Stripper Harvester
Background of Cotton Harvesting
Stripper-type harvesters were developed as a cost-effective alternative to hand pulling for harvesting cotton with short plant heights, relatively low yield, and closed or “stormproof” bolls. Limited growing-season rainfall and irrigation capacity, along with harsh weather conditions on the Southern High Plains, tend to produce crops with these problems. That’s why cotton producers in this region have widely adopted the stripper harvester.
Sledding
The stripping action harvests seed cotton from the plant by removing the entire boll along with leaves, branches, and other undesirable material. Early implements used a wooden sled drawn by a horse or mule to pull cotton off the stalk. The sled was designed to harvest cotton by pulling the plants through a tapered opening wide enough for the stalks to pass through but narrow enough to catch and remove open and unopened bolls. Most sleds harvested one row per pass, but multirow sleds were available. After “sledding,” farmers often piled cotton on the turn-row to allow unopened green bolls to open before ginning.
During the mid-1900s, American agriculture developed a great variety of farm machinery. Two prevalent harvester designs used the stripping action: the finger stripper harvester and the brush-roll stripper harvester. Finger stripper headers harvested cotton from crops planted in broadcast or very narrowly spaced row patterns. The brushroll stripper harvester harvested cotton planted on evenly spaced rows. It was widely used after cotton production practices began favoring rows spaced 30-40 inches apart. With harvesting efficiencies frequently over 99%, brush-roll-stripper harvesters allowed farmers to generate the most revenue from the cotton produced.

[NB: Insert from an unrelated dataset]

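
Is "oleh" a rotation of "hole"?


Word: "hole", Candidate: "oleh"
Method: check if candidate is substring of word+word
"holehole" contains "oleh"? Yes
Is rotation = Yes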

The brush-roll cotton stripper harvester continues to be the main harvester used in southern Kansas, western Oklahoma, and the High and Southern Rolling Plains of Texas.1 Depending on crop conditions, stripping is sometimes used to harvest cotton in the Texas Blackland and Coastal Bend regions.
Over the years, the agriculture industry has developed specific production and preharvest practices to help producers get the most out of stripper-harvested crops. Although stripper harvesters are generally much less complex than spindle pickers, you still need to properly condition the crop for harvest, maintain/configure row units, adjust onboard field cleaners, and operate the machine to preserve fiber quality and optimize harvesting efficiency and productivity.